Smallest 5 - digit no.=10000
Divide 10000 by 432.
Remainder=64
Req. no. = 10000+(432-64)
=10000+368
=10368
Ans.10368 is the smallest 5 digit no. exactly divisible by 16,24,36 and 54
Given: Four numbers- 16, 24, 36 and 54
To find: The smallest five digit number exactly divisible by the given numbers
Solution:
To find the required number, first we need to find the smallest number which is exactly divisible by the given numbers i.e., their LCM.
Using prime factorization:
16 = 2 × 2 × 2 × 2
24 = 2 × 2 × 2 × 3
36 = 2 × 2 × 3 × 3
54 = 2 × 3 × 3 × 3
LCM is the product of maximum frequencies of numbers occuring as the factors of given numbers.

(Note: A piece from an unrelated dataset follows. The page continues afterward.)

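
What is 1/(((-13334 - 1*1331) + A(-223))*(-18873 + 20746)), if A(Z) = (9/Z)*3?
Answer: -223/6125313106 ≈ -3.6406e-8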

LCM = 2 × 2 × 2 × 2 × 3 × 3 × 3 = 432
432 is the smallest number which is exactly divisible by the given numbers.
The required number is the least five digit multiple of 432.
We get, 432 × 24 = 10368
Hence, 10368 is the smallest five digit number exactly divisible by 16, 24, 36 and 54.